If you believe that the path to sustainability is through buying things, then you may be tempted to answer, “yes, of course, it is the epitome of sustainable, look their tag line is, ‘Style Meets Sustainability’!”
There was the usual assortment of organic products, ranging from bedding to cosmetics, through beer to bananas, with a strong focus on fair trade products. Toyota, and other car manufacturers were there with some of their latest “sustainable” products, including test drives. There were canning presentations, lots of food samples, and I think we really got out money’s worth in free beer, tea and coffee, as well as a generous slice of fair trade chocolate cake. I’m all for foods and beverages that are better for the environment, taste good, and I don’t mind a small sales pitch about the virtues of any product that is genuinely “green”, (hopefully not just “greener”)

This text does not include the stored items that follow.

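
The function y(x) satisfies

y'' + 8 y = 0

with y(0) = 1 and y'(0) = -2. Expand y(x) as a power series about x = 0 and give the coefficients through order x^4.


Ansatz: y(x) = sum_{n>=0} a_n x^n, so y'(x) = sum_{n>=1} n a_n x^(n-1) and y''(x) = sum_{n>=2} n(n-1) a_n x^(n-2).
Substitute into P(x) y'' + Q(x) y' + R(x) y = 0 with P(x) = 1, Q(x) = 0, R(x) = 8, and match powers of x.
Initial conditions: a_0 = 1, a_1 = -2.
Setting the coefficient of each power of x to zero and solving order by order (substituting the coefficients already found):
  x^0: 2 a_2 + 8 a_0 = 0  ->  2 a_2 = -8 a_0 = -8  ->  a_2 = -4
  x^1: 6 a_3 + 8 a_1 = 0  ->  6 a_3 = -8 a_1 = 16  ->  a_3 = 8/3
  x^2: 12 a_4 + 8 a_2 = 0  ->  12 a_4 = -8 a_2 = 32  ->  a_4 = 8/3
Truncated series: y(x) = 1 - 2 x - 4 x^2 + (8/3) x^3 + (8/3) x^4 + O(x^5).

a_0 = 1; a_1 = -2; a_2 = -4; a_3 = 8/3; a_4 = 8/3


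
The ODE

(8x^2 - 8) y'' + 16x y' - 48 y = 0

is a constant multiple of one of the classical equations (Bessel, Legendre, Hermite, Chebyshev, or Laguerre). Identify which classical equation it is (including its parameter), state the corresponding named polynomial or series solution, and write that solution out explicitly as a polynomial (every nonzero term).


All three coefficients share the factor -8; dividing through by -8 gives  (1 - x^2) y'' - 2x y' + 6 y = 0.
This matches the Legendre equation (1 - x^2) y'' - 2x y' + n(n+1) y = 0 (note the -2x y' term) with n(n+1) = 6, so n = 2; the polynomial solution is P_2(x).
With y = sum_k a_k x^k, matching x^k gives (k+2)(k+1) a_{k+2} = [k(k+1) - n(n+1)] a_k = (k - 2)(k + 3) a_k. The right side vanishes at k = 2, so the series with the parity of 2 terminates at degree 2.
Standard normalization (P_n(1) = 1): leading coefficient (2n)!/(2^n (n!)^2) = 24/(4*4) = 3/2, so a_2 = 3/2. Work downward with a_k = (k+1)(k+2) a_{k+2} / ((k - 2)(k + 3)):
  a_0 = (1)(2)(3/2) / ((0 - 2)(0 + 3)) = 3/(-6) = -1/2
Hence P_2(x) = 3 x^2/2 - 1/2.

P_2(x); series = 3 x^2/2 - 1/2


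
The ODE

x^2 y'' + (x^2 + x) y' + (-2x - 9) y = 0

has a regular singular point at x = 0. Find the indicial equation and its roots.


Divide by x^2 to reach normal form y'' + P_1(x) y' + P_2(x) y = 0 with P_1(x) = 1 + 1/x and P_2(x) = -2/x - 9/x^2.
x = 0 is a singular point because the y'-coefficient 1 + 1/x has a pole at x = 0 and the y-coefficient -2/x - 9/x^2 has a pole at x = 0.
It is a regular singular point because x P_1(x) = p(x) = x + 1 and x^2 P_2(x) = q(x) = -2x - 9 are polynomials, hence analytic at x = 0.
p(0) = 1,  q(0) = -9.
Indicial equation: r(r-1) + p(0) r + q(0) = 0, i.e. r^2 + (p(0) - 1) r + q(0) = 0, i.e. r^2 - 9 = 0.
Discriminant: (0)^2 - 4(-9) = 36, so r = (0 ± 6)/2.
Solving: r_1 = 3, r_2 = -3.

indicial: r^2 - 9 = 0; roots r_1 = 3, r_2 = -3


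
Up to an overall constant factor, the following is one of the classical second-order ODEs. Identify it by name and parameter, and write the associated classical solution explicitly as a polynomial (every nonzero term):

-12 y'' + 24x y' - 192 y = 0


All three coefficients share the factor -12; dividing through by -12 gives  y'' - 2x y' + 16 y = 0.
This matches the Hermite equation y'' - 2x y' + 2n y = 0 with 2n = 16, so n = 8; the polynomial solution is H_8(x).
With y = sum_k a_k x^k, matching x^k gives (k+2)(k+1) a_{k+2} = 2(k - n) a_k = 2(k - 8) a_k. The right side vanishes at k = 8, so the series with the parity of 8 terminates at degree 8.
Standard normalization: leading coefficient of H_n is 2^n, so a_8 = 2^8 = 256. Work downward with a_k = (k+1)(k+2) a_{k+2} / (2(k - n)):
  a_6 = (7)(8)(256) / (2(6 - 8)) = 14336/(-4) = -3584
  a_4 = (5)(6)(-3584) / (2(4 - 8)) = -107520/(-8) = 13440
  a_2 = (3)(4)(13440) / (2(2 - 8)) = 161280/(-12) = -13440
  a_0 = (1)(2)(-13440) / (2(0 - 8)) = -26880/(-16) = 1680
Hence H_8(x) = 256 x^8 - 3584 x^6 + 13440 x^4 - 13440 x^2 + 1680.

H_8(x); series = 256 x^8 - 3584 x^6 + 13440 x^4 - 13440 x^2 + 1680


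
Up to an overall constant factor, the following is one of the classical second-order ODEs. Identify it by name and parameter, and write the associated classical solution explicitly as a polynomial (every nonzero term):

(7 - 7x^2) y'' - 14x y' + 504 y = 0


All three coefficients share the factor 7; dividing through by 7 gives  (1 - x^2) y'' - 2x y' + 72 y = 0.
This matches the Legendre equation (1 - x^2) y'' - 2x y' + n(n+1) y = 0 (note the -2x y' term) with n(n+1) = 72, so n = 8; the polynomial solution is P_8(x).
With y = sum_k a_k x^k, matching x^k gives (k+2)(k+1) a_{k+2} = [k(k+1) - n(n+1)] a_k = (k - 8)(k + 9) a_k. The right side vanishes at k = 8, so the series with the parity of 8 terminates at degree 8.
Standard normalization (P_n(1) = 1): leading coefficient (2n)!/(2^n (n!)^2) = 20922789888000/(256*1625702400) = 6435/128, so a_8 = 6435/128. Work downward with a_k = (k+1)(k+2) a_{k+2} / ((k - 8)(k + 9)):
  a_6 = (7)(8)(6435/128) / ((6 - 8)(6 + 9)) = (45045/16)/(-30) = -3003/32
  a_4 = (5)(6)(-3003/32) / ((4 - 8)(4 + 9)) = (-45045/16)/(-52) = 3465/64
  a_2 = (3)(4)(3465/64) / ((2 - 8)(2 + 9)) = (10395/16)/(-66) = -315/32
  a_0 = (1)(2)(-315/32) / ((0 - 8)(0 + 9)) = (-315/16)/(-72) = 35/128
Hence P_8(x) = 6435 x^8/128 - 3003 x^6/32 + 3465 x^4/64 - 315 x^2/32 + 35/128.

P_8(x); series = 6435 x^8/128 - 3003 x^6/32 + 3465 x^4/64 - 315 x^2/32 + 35/128


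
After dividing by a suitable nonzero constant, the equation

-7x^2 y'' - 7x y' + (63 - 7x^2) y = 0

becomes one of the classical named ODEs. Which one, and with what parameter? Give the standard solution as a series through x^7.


All three coefficients share the factor -7; dividing through by -7 gives  x^2 y'' + x y' + (x^2 - 9) y = 0.
This matches the Bessel equation x^2 y'' + x y' + (x^2 - nu^2) y = 0 with nu^2 = 9, so nu = 3; the solution bounded at x = 0 is J_3(x).
Frobenius at x = 0: indicial roots ±nu; for r = nu the recurrence k(k + 2nu) c_k = -c_{k-2} gives the standard series J_nu(x) = sum_{k>=0} (-1)^k / (k! (k+nu)!) (x/2)^(2k+nu). Evaluate the first 3 terms:
  k = 0: (-1)^0 / (0! * 3! * 2^3) x^3 = 1/(1*6*8) x^3 = (1/48) x^3
  k = 1: (-1)^1 / (1! * 4! * 2^5) x^5 = -1/(1*24*32) x^5 = (-1/768) x^5
  k = 2: (-1)^2 / (2! * 5! * 2^7) x^7 = 1/(2*120*128) x^7 = (1/30720) x^7
Hence J_3(x) = x^7/30720 - x^5/768 + x^3/48 + ....

J_3(x); series = x^7/30720 - x^5/768 + x^3/48


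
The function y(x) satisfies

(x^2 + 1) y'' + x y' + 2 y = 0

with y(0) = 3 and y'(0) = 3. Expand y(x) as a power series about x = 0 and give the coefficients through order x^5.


Ansatz: y(x) = sum_{n>=0} a_n x^n, so y'(x) = sum_{n>=1} n a_n x^(n-1) and y''(x) = sum_{n>=2} n(n-1) a_n x^(n-2).
Substitute into P(x) y'' + Q(x) y' + R(x) y = 0 with P(x) = x^2 + 1, Q(x) = x, R(x) = 2, and match powers of x.
Initial conditions: a_0 = 3, a_1 = 3.
Setting the coefficient of each power of x to zero and solving order by order (substituting the coefficients already found):
  x^0: 2 a_2 + 2 a_0 = 0  ->  2 a_2 = -2 a_0 = -6  ->  a_2 = -3
  x^1: 6 a_3 + 3 a_1 = 0  ->  6 a_3 = -3 a_1 = -9  ->  a_3 = -3/2
  x^2: 12 a_4 + 6 a_2 = 0  ->  12 a_4 = -6 a_2 = 18  ->  a_4 = 3/2
  x^3: 20 a_5 + 11 a_3 = 0  ->  20 a_5 = -11 a_3 = 33/2  ->  a_5 = 33/40
Truncated series: y(x) = 3 + 3 x - 3 x^2 - (3/2) x^3 + (3/2) x^4 + (33/40) x^5 + O(x^6).

a_0 = 3; a_1 = 3; a_2 = -3; a_3 = -3/2; a_4 = 3/2; a_5 = 33/40


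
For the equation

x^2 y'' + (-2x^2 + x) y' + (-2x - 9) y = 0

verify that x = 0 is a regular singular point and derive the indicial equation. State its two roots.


Divide by x^2 to reach normal form y'' + P_1(x) y' + P_2(x) y = 0 with P_1(x) = -2 + 1/x and P_2(x) = -2/x - 9/x^2.
x = 0 is a singular point because the y'-coefficient -2 + 1/x has a pole at x = 0 and the y-coefficient -2/x - 9/x^2 has a pole at x = 0.
It is a regular singular point because x P_1(x) = p(x) = 1 - 2x and x^2 P_2(x) = q(x) = -2x - 9 are polynomials, hence analytic at x = 0.
p(0) = 1,  q(0) = -9.
Indicial equation: r(r-1) + p(0) r + q(0) = 0, i.e. r^2 + (p(0) - 1) r + q(0) = 0, i.e. r^2 - 9 = 0.
Discriminant: (0)^2 - 4(-9) = 36, so r = (0 ± 6)/2.
Solving: r_1 = 3, r_2 = -3.

indicial: r^2 - 9 = 0; roots r_1 = 3, r_2 = -3


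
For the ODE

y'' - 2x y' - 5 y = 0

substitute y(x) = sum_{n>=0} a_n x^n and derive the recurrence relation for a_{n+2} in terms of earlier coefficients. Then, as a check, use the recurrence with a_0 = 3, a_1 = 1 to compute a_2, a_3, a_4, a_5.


Substitute y = sum_n a_n x^n.
y''(x) has coefficient (n+2)(n+1) a_{n+2} at x^n;
-2 x y'(x) has coefficient -2 n a_n at x^n (shift);
-5 y(x) has coefficient -5 a_n at x^n.
Matching x^n: (n+2)(n+1) a_{n+2} + (-2n - 5) a_n = 0.
Thus a_{n+2} = (2n + 5) / ((n+1)(n+2)) * a_n.

Check with a_0 = 3, a_1 = 1 (apply the recurrence for n = 0, 1, 2, 3): a_0 = 3, a_1 = 1, a_2 = 15/2, a_3 = 7/6, a_4 = 45/8, a_5 = 77/120.

a_(n+2) = (2n + 5) / ((n+1)(n+2)) * a_n; check: a_0 = 3, a_1 = 1, a_2 = 15/2, a_3 = 7/6, a_4 = 45/8, a_5 = 77/120


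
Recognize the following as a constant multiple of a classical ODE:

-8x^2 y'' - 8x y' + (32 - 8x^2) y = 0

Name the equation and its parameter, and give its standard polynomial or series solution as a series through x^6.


All three coefficients share the factor -8; dividing through by -8 gives  x^2 y'' + x y' + (x^2 - 4) y = 0.
This matches the Bessel equation x^2 y'' + x y' + (x^2 - nu^2) y = 0 with nu^2 = 4, so nu = 2; the solution bounded at x = 0 is J_2(x).
Frobenius at x = 0: indicial roots ±nu; for r = nu the recurrence k(k + 2nu) c_k = -c_{k-2} gives the standard series J_nu(x) = sum_{k>=0} (-1)^k / (k! (k+nu)!) (x/2)^(2k+nu). Evaluate the first 3 terms:
  k = 0: (-1)^0 / (0! * 2! * 2^2) x^2 = 1/(1*2*4) x^2 = (1/8) x^2
  k = 1: (-1)^1 / (1! * 3! * 2^4) x^4 = -1/(1*6*16) x^4 = (-1/96) x^4
  k = 2: (-1)^2 / (2! * 4! * 2^6) x^6 = 1/(2*24*64) x^6 = (1/3072) x^6
Hence J_2(x) = x^6/3072 - x^4/96 + x^2/8 + ....

J_2(x); series = x^6/3072 - x^4/96 + x^2/8


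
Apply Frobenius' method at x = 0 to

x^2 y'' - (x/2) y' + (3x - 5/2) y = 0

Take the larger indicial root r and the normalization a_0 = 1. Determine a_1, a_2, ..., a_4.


Write in Frobenius form y'' + (p(x)/x) y' + (q(x)/x^2) y = 0:
  p(x) = -1/2,  q(x) = 3x - 5/2.
Indicial equation: r(r-1) + (-1/2) r + (-5/2) = 0 -> roots r_1 = 5/2, r_2 = -1.
Take r = r_1 = 5/2. Let y(x) = x^r sum_{n>=0} a_n x^n with a_0 = 1.
Substitute y = x^r sum a_n x^n and match x^{r+n}. The recurrence is
  D(n) a_n + 3 a_{n-1} = 0,  where D(n) = (r+n)(r+n-1) + (-1/2)(r+n) + (-5/2).
  a_n = -3 / D(n) * a_{n-1}.
Since the indicial polynomial factors as (r - r_1)(r - r_2), D(n) = (r_1 + n - r_1)(r_1 + n - r_2) = n(n + 7/2).
Evaluating step by step (a_0 = 1):
  n = 1: D(1) = 1(1 + 7/2) = 9/2; numerator = -3(1) = -3; a_1 = (-3)/(9/2) = -2/3
  n = 2: D(2) = 2(2 + 7/2) = 11; numerator = -3(-2/3) = 2; a_2 = (2)/(11) = 2/11
  n = 3: D(3) = 3(3 + 7/2) = 39/2; numerator = -3(2/11) = -6/11; a_3 = (-6/11)/(39/2) = -4/143
  n = 4: D(4) = 4(4 + 7/2) = 30; numerator = -3(-4/143) = 12/143; a_4 = (12/143)/(30) = 2/715

r = 5/2; a_0 = 1; a_1 = -2/3; a_2 = 2/11; a_3 = -4/143; a_4 = 2/715


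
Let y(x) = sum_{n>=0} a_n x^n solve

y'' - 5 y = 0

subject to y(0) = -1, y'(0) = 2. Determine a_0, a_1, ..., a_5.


Ansatz: y(x) = sum_{n>=0} a_n x^n, so y'(x) = sum_{n>=1} n a_n x^(n-1) and y''(x) = sum_{n>=2} n(n-1) a_n x^(n-2).
Substitute into P(x) y'' + Q(x) y' + R(x) y = 0 with P(x) = 1, Q(x) = 0, R(x) = -5, and match powers of x.
Initial conditions: a_0 = -1, a_1 = 2.
Setting the coefficient of each power of x to zero and solving order by order (substituting the coefficients already found):
  x^0: 2 a_2 - 5 a_0 = 0  ->  2 a_2 = 5 a_0 = -5  ->  a_2 = -5/2
  x^1: 6 a_3 - 5 a_1 = 0  ->  6 a_3 = 5 a_1 = 10  ->  a_3 = 5/3
  x^2: 12 a_4 - 5 a_2 = 0  ->  12 a_4 = 5 a_2 = -25/2  ->  a_4 = -25/24
  x^3: 20 a_5 - 5 a_3 = 0  ->  20 a_5 = 5 a_3 = 25/3  ->  a_5 = 5/12
Truncated series: y(x) = -1 + 2 x - (5/2) x^2 + (5/3) x^3 - (25/24) x^4 + (5/12) x^5 + O(x^6).

a_0 = -1; a_1 = 2; a_2 = -5/2; a_3 = 5/3; a_4 = -25/24; a_5 = 5/12


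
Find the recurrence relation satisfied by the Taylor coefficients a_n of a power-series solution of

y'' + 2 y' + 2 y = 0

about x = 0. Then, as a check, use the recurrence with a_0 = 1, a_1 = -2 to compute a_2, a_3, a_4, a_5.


Substitute y = sum_n a_n x^n.
y''(x) has coefficient (n+2)(n+1) a_{n+2} at x^n;
2 y'(x) has coefficient 2 (n+1) a_{n+1} at x^n;
2 y(x) has coefficient 2 a_n at x^n.
Matching x^n: (n+2)(n+1) a_{n+2} + 2 (n+1) a_{n+1} + 2 a_n = 0.
Thus a_{n+2} = [-2 (n+1) a_{n+1} - 2 a_n] / ((n+1)(n+2)).

Check with a_0 = 1, a_1 = -2 (apply the recurrence for n = 0, 1, 2, 3): a_0 = 1, a_1 = -2, a_2 = 1, a_3 = 0, a_4 = -1/6, a_5 = 1/15.

a_(n+2) = [-2 (n+1) a_(n+1) - 2 a_n] / ((n+1)(n+2)); check: a_0 = 1, a_1 = -2, a_2 = 1, a_3 = 0, a_4 = -1/6, a_5 = 1/15


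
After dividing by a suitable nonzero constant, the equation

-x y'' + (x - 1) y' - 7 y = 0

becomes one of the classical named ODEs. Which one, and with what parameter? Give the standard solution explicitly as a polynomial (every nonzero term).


All three coefficients share the factor -1; dividing through by -1 gives  x y'' + (1 - x) y' + 7 y = 0.
This matches the Laguerre equation x y'' + (1 - x) y' + n y = 0 with n = 7; the polynomial solution is L_7(x).
With y = sum_k a_k x^k, matching x^k gives (k+1)k a_{k+1} + (k+1) a_{k+1} - k a_k + n a_k = 0, i.e. (k+1)^2 a_{k+1} = (k - n) a_k = (k - 7) a_k. The right side vanishes at k = 7, so the series terminates at degree 7.
Standard normalization L_n(0) = 1 gives a_0 = 1. Work upward with a_{k+1} = (k - 7) a_k / (k+1)^2:
  a_1 = (0 - 7)(1) / 1^2 = -7/1 = -7
  a_2 = (1 - 7)(-7) / 2^2 = 42/4 = 21/2
  a_3 = (2 - 7)(21/2) / 3^2 = (-105/2)/9 = -35/6
  a_4 = (3 - 7)(-35/6) / 4^2 = (70/3)/16 = 35/24
  a_5 = (4 - 7)(35/24) / 5^2 = (-35/8)/25 = -7/40
  a_6 = (5 - 7)(-7/40) / 6^2 = (7/20)/36 = 7/720
  a_7 = (6 - 7)(7/720) / 7^2 = (-7/720)/49 = -1/5040
Hence L_7(x) = -x^7/5040 + 7 x^6/720 - 7 x^5/40 + 35 x^4/24 - 35 x^3/6 + 21 x^2/2 - 7 x + 1.

L_7(x); series = -x^7/5040 + 7 x^6/720 - 7 x^5/40 + 35 x^4/24 - 35 x^3/6 + 21 x^2/2 - 7 x + 1


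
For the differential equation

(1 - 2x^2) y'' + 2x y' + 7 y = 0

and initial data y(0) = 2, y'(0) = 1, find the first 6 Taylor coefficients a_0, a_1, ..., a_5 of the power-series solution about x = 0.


Ansatz: y(x) = sum_{n>=0} a_n x^n, so y'(x) = sum_{n>=1} n a_n x^(n-1) and y''(x) = sum_{n>=2} n(n-1) a_n x^(n-2).
Substitute into P(x) y'' + Q(x) y' + R(x) y = 0 with P(x) = 1 - 2x^2, Q(x) = 2x, R(x) = 7, and match powers of x.
Initial conditions: a_0 = 2, a_1 = 1.
Setting the coefficient of each power of x to zero and solving order by order (substituting the coefficients already found):
  x^0: 2 a_2 + 7 a_0 = 0  ->  2 a_2 = -7 a_0 = -14  ->  a_2 = -7
  x^1: 6 a_3 + 9 a_1 = 0  ->  6 a_3 = -9 a_1 = -9  ->  a_3 = -3/2
  x^2: 12 a_4 + 7 a_2 = 0  ->  12 a_4 = -7 a_2 = 49  ->  a_4 = 49/12
  x^3: 20 a_5 + a_3 = 0  ->  20 a_5 = -a_3 = 3/2  ->  a_5 = 3/40
Truncated series: y(x) = 2 + x - 7 x^2 - (3/2) x^3 + (49/12) x^4 + (3/40) x^5 + O(x^6).

a_0 = 2; a_1 = 1; a_2 = -7; a_3 = -3/2; a_4 = 49/12; a_5 = 3/40


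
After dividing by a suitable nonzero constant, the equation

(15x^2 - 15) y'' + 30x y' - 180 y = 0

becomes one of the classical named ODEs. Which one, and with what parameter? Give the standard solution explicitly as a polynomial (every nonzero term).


All three coefficients share the factor -15; dividing through by -15 gives  (1 - x^2) y'' - 2x y' + 12 y = 0.
This matches the Legendre equation (1 - x^2) y'' - 2x y' + n(n+1) y = 0 (note the -2x y' term) with n(n+1) = 12, so n = 3; the polynomial solution is P_3(x).
With y = sum_k a_k x^k, matching x^k gives (k+2)(k+1) a_{k+2} = [k(k+1) - n(n+1)] a_k = (k - 3)(k + 4) a_k. The right side vanishes at k = 3, so the series with the parity of 3 terminates at degree 3.
Standard normalization (P_n(1) = 1): leading coefficient (2n)!/(2^n (n!)^2) = 720/(8*36) = 5/2, so a_3 = 5/2. Work downward with a_k = (k+1)(k+2) a_{k+2} / ((k - 3)(k + 4)):
  a_1 = (2)(3)(5/2) / ((1 - 3)(1 + 4)) = 15/(-10) = -3/2
Hence P_3(x) = 5 x^3/2 - 3 x/2.

P_3(x); series = 5 x^3/2 - 3 x/2


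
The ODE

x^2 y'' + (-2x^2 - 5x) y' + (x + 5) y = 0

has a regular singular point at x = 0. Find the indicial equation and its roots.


Divide by x^2 to reach normal form y'' + P_1(x) y' + P_2(x) y = 0 with P_1(x) = -2 - 5/x and P_2(x) = 1/x + 5/x^2.
x = 0 is a singular point because the y'-coefficient -2 - 5/x has a pole at x = 0 and the y-coefficient 1/x + 5/x^2 has a pole at x = 0.
It is a regular singular point because x P_1(x) = p(x) = -2x - 5 and x^2 P_2(x) = q(x) = x + 5 are polynomials, hence analytic at x = 0.
p(0) = -5,  q(0) = 5.
Indicial equation: r(r-1) + p(0) r + q(0) = 0, i.e. r^2 + (p(0) - 1) r + q(0) = 0, i.e. r^2 - 6 r + 5 = 0.
Discriminant: (-6)^2 - 4(5) = 16, so r = (6 ± 4)/2.
Solving: r_1 = 5, r_2 = 1.

indicial: r^2 - 6 r + 5 = 0; roots r_1 = 5, r_2 = 1


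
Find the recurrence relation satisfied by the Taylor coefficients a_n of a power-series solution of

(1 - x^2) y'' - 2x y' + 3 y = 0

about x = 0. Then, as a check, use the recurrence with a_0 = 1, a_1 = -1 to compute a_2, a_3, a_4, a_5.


Substitute y = sum_n a_n x^n.
(1 - 1 x^2) y'' contributes (n+2)(n+1) a_{n+2} - n(n-1) a_n at x^n.
-2 x y'(x) contributes -2 n a_n at x^n.
3 y(x) contributes 3 a_n at x^n.
Matching x^n: (n+2)(n+1) a_{n+2} + (-n(n-1) - 2 n + 3) a_n = 0.
Thus a_{n+2} = (n(n-1) + 2 n - 3) / ((n+1)(n+2)) * a_n.

Check with a_0 = 1, a_1 = -1 (apply the recurrence for n = 0, 1, 2, 3): a_0 = 1, a_1 = -1, a_2 = -3/2, a_3 = 1/6, a_4 = -3/8, a_5 = 3/40.

a_(n+2) = (n(n-1) + 2 n - 3) / ((n+1)(n+2)) * a_n; check: a_0 = 1, a_1 = -1, a_2 = -3/2, a_3 = 1/6, a_4 = -3/8, a_5 = 3/40


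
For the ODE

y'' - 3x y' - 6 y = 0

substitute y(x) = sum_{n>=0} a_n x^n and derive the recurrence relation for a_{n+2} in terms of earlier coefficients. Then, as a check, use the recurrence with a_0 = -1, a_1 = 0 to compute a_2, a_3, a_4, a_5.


Substitute y = sum_n a_n x^n.
y''(x) has coefficient (n+2)(n+1) a_{n+2} at x^n;
-3 x y'(x) has coefficient -3 n a_n at x^n (shift);
-6 y(x) has coefficient -6 a_n at x^n.
Matching x^n: (n+2)(n+1) a_{n+2} + (-3n - 6) a_n = 0.
Thus a_{n+2} = (3n + 6) / ((n+1)(n+2)) * a_n.

Check with a_0 = -1, a_1 = 0 (apply the recurrence for n = 0, 1, 2, 3): a_0 = -1, a_1 = 0, a_2 = -3, a_3 = 0, a_4 = -3, a_5 = 0.

a_(n+2) = (3n + 6) / ((n+1)(n+2)) * a_n; check: a_0 = -1, a_1 = 0, a_2 = -3, a_3 = 0, a_4 = -3, a_5 = 0


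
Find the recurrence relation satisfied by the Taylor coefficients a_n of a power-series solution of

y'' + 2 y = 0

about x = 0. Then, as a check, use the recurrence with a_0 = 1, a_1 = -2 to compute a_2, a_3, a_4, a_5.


Substitute y = sum_n a_n x^n into y'' + (const) y = 0.
y''(x) = sum_{n>=0} (n+2)(n+1) a_{n+2} x^n.
The ODE becomes sum_n [(n+2)(n+1) a_{n+2} + 2 a_n] x^n = 0.
Setting each coefficient to zero gives the recurrence:
  (n+2)(n+1) a_{n+2} + 2 a_n = 0,
  a_{n+2} = -2 / ((n+1)(n+2)) a_n.

Check with a_0 = 1, a_1 = -2 (apply the recurrence for n = 0, 1, 2, 3): a_0 = 1, a_1 = -2, a_2 = -1, a_3 = 2/3, a_4 = 1/6, a_5 = -1/15.

a_{n+2} = -2/((n+1)(n+2)) * a_n; check: a_0 = 1, a_1 = -2, a_2 = -1, a_3 = 2/3, a_4 = 1/6, a_5 = -1/15


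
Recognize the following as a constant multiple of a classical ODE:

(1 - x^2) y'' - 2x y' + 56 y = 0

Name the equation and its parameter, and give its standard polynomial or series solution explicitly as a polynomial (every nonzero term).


The equation is already in a standard form:  (1 - x^2) y'' - 2x y' + 56 y = 0.
This matches the Legendre equation (1 - x^2) y'' - 2x y' + n(n+1) y = 0 (note the -2x y' term) with n(n+1) = 56, so n = 7; the polynomial solution is P_7(x).
With y = sum_k a_k x^k, matching x^k gives (k+2)(k+1) a_{k+2} = [k(k+1) - n(n+1)] a_k = (k - 7)(k + 8) a_k. The right side vanishes at k = 7, so the series with the parity of 7 terminates at degree 7.
Standard normalization (P_n(1) = 1): leading coefficient (2n)!/(2^n (n!)^2) = 87178291200/(128*25401600) = 429/16, so a_7 = 429/16. Work downward with a_k = (k+1)(k+2) a_{k+2} / ((k - 7)(k + 8)):
  a_5 = (6)(7)(429/16) / ((5 - 7)(5 + 8)) = (9009/8)/(-26) = -693/16
  a_3 = (4)(5)(-693/16) / ((3 - 7)(3 + 8)) = (-3465/4)/(-44) = 315/16
  a_1 = (2)(3)(315/16) / ((1 - 7)(1 + 8)) = (945/8)/(-54) = -35/16
Hence P_7(x) = 429 x^7/16 - 693 x^5/16 + 315 x^3/16 - 35 x/16.

P_7(x); series = 429 x^7/16 - 693 x^5/16 + 315 x^3/16 - 35 x/16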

Metro Vancouver had a display where they presented on a number of the sustainability initiatives that they are working on, and from the kids perspective, one of the best displays was the “Return It” stand, where they showed what happens to recycled products, they two guys manning the stand were excellent at engaging the kids and getting them thinking about the products and answering questions. The things I enjoyed most were the displays where there was no product to sell, just great information in a setting where learning and asking questions is OK.
It was the presentations that were missing that bothered me. With the expo dominated by “products”, some of seemingly dubious sustainability, it appeared that the non profits had been crowded out. Where was the information on feedlots or pesticides. Where were the backyard chickens, the root cellars, the thrift store shopping tips, the worm farms, the composting toilets, rainwater harvesting displays and building material reuse experts. I get the feeling that even in Vancouver, a city that embraces the notion of sustainability more than most Canadian cities, many of these ideas are counter cultural, as though people expect the sanitized version of sustainability. Technology and new products will play a role in moving our society toward sustainability, however, many of our problems will likely be solved only by scaling back our use of particular technologies that are damaging the environment.
The culture of sustainability as it stands in North America, is most definitely one of consumerism. Ideas that involve increased work, reduced levels of comfort or apparent status or the perception of “going backward” will never take hold in a mainstream way while we continue to be enamoured with concepts like growth and progress. A lot of what was on show over the weekend really just supports a way of life that cannot be continued indefinitely – we’re on the right track, but we appear to be falling behind in making progress on metrics that matter for life in general – farmland, pollinators, pollution, potable water, toxins, and resource extraction.
I know it’s a pipe dream, but these are the topics that I’d like to see tackled at a sustainability expo, am I kidding myself?